When you love someone, no matter how many times the person hurts you, if he/she comes back, you might be helpless in holding any grudge. That’s why they say love never dies, love covers a multitude of sin. Your friends will ask you “why can you take that from him, you are a fool” (I used him here because women are the ones that are mostly on the receiving end). That’s because you love the person. Love is what makes a man/woman stay where others think is unbearable.

But very many young people today might miss out on this beautiful experience because they are not patient enough to grow a heart of love. They are not patient enough to grow into loving someone. They get into a relationship because being in a relationship is the “trending” thing. They, especially ladies, get married because getting married is the “trending” thing and it looks like something is wrong with them if they are not married. Some others get into a marriage because they are looking for a legal ground to satisfy their sexual urge, this i believe is because of their religious restrictions; some, especially men, because they want to avoid coming home and having to prepare food for themselves. (When a man comes home and complains that why is my food not ready? you know why he got married. The question is before he got married, how has he been living?) -That’s a topic for another day. Men get ready!

So how do we solve this issue? Simple. Marriage is meant for Adults and not Children. The problem is that too many children that should still be attending marriage seminars are now doing engagement. Love as i described up above there is a function of maturity. It requires a level of “ignoring a lot of things” deliberately keeping silent over many issues. Eating a salty food with smile on your face. (just joking, but it’s more like it).

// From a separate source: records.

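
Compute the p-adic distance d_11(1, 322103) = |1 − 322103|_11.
d_11(1, 322103) = 1/161051

Step 1 — x − y = 1 − 322103 = -322102. Step 2 — v_11(-322102) = 5 (factor: -322102 = −(11^5 · 2); the sign does not affect v_p). Step 3 — |x − y|_11 = 11^{-5} = 1/161051.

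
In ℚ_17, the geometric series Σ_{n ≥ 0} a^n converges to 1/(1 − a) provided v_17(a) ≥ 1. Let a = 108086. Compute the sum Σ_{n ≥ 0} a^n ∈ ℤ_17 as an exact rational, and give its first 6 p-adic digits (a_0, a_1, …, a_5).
Σ a^n = 1/(1 − a) = -1/108085;  first 6 digits = (1, 0, 0, 5, 1, 0)

v_17(a) = 3 ≥ 1, so the series converges in ℤ_17 to 1/(1 − a) = 1/(1 − 108086) = -1/108085. Expand this rational in ℤ_17: compute digits iteratively via d_i = x_i mod 17, x_{i+1} = (x_i − d_i)/17. The first 6 digits are (1, 0, 0, 5, 1, 0).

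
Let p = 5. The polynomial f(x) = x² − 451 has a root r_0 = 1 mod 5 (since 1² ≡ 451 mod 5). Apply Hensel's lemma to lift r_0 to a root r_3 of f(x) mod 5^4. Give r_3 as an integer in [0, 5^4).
r_3 = 226 (mod 625)

Hensel's recurrence: r_{i+1} = r_i − f(r_i)·(f′(r_i))^{-1} mod 5^{i+2}, with f′(x) = 2x. Iterate:
  r_0 = 1 (mod 5)
  r_1 = 1 (mod 25)
  r_2 = 101 (mod 125)
  r_3 = 226 (mod 625)
Final: r_3 = 226, and one checks f(r_3) ≡ 0 mod 5^4.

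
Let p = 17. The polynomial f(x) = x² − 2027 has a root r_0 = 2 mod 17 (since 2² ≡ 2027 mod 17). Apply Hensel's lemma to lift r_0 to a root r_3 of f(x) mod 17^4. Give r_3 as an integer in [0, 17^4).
r_3 = 21388 (mod 83521)

Hensel's recurrence: r_{i+1} = r_i − f(r_i)·(f′(r_i))^{-1} mod 17^{i+2}, with f′(x) = 2x. Iterate:
  r_0 = 2 (mod 17)
  r_1 = 2 (mod 289)
  r_2 = 1736 (mod 4913)
  r_3 = 21388 (mod 83521)
Final: r_3 = 21388, and one checks f(r_3) ≡ 0 mod 17^4.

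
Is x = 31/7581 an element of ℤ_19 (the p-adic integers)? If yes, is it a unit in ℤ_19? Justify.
x ∉ ℤ_19 (v_19(x) = -2 < 0)

ℤ_19 = {x ∈ ℚ_19 : v_19(x) ≥ 0} and ℤ_19^× = {x ∈ ℤ_19 : v_19(x) = 0}. Here v_19(31/7581) = v_19(num) − v_19(den) = -2; compare against these criteria.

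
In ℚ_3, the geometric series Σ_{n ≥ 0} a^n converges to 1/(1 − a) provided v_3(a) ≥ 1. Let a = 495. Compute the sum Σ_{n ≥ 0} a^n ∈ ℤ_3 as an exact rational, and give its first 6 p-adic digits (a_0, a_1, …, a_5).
Σ a^n = 1/(1 − a) = -1/494;  first 6 digits = (1, 0, 1, 0, 1, 2)

v_3(a) = 2 ≥ 1, so the series converges in ℤ_3 to 1/(1 − a) = 1/(1 − 495) = -1/494. Expand this rational in ℤ_3: compute digits iteratively via d_i = x_i mod 3, x_{i+1} = (x_i − d_i)/3. The first 6 digits are (1, 0, 1, 0, 1, 2).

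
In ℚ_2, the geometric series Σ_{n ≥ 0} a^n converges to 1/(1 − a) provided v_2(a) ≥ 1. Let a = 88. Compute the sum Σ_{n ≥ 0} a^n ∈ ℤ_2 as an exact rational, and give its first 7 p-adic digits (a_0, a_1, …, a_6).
Σ a^n = 1/(1 − a) = -1/87;  first 7 digits = (1, 0, 0, 1, 1, 0, 0)

v_2(a) = 3 ≥ 1, so the series converges in ℤ_2 to 1/(1 − a) = 1/(1 − 88) = -1/87. Expand this rational in ℤ_2: compute digits iteratively via d_i = x_i mod 2, x_{i+1} = (x_i − d_i)/2. The first 7 digits are (1, 0, 0, 1, 1, 0, 0).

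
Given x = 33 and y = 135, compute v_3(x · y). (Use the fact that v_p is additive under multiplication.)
v_3(4455) = 4

v_p(x) = 1 (factor: 33 = 3^1 · 11); v_p(y) = 3 (factor: 135 = 3^3 · 5). Additivity: v_p(xy) = v_p(x) + v_p(y) = 1 + 3 = 4. (Direct check: xy = 4455 = 3^4 · (55).)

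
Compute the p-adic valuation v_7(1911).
v_7(1911) = 2

v_7(n) is the largest exponent k such that 7^k divides n. Factor out: 1911 = 7^2 · 39. (Sign doesn't affect v_p.) So v_7(1911) = 2.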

But a child will complain over every issue, “why didn’t you call me”? “why was your phone off?” “why didn’t you pick your call”? “who were you talking to?” “why did it take you so long?”… majority of these things could have simply being overlooked, but na lie. Children!

Give yourself time to grow and become a man, someone who has a grip over his emotions and contented with the woman/man you have. Not the kind of man that will always turn and look whenever any girl with some “round things” walk by. Some of us (I deliberately use the word US here, God help me too) will take a second look at almost every girl. I think we need POP on our necks! There are times I say to myself “i aint giving that second look” guess what? it works. hehehe. (but come to think of it o, I’ve got nothing to pin on women in these regard. This maybe because the ONE and the ones in my life are wonderful).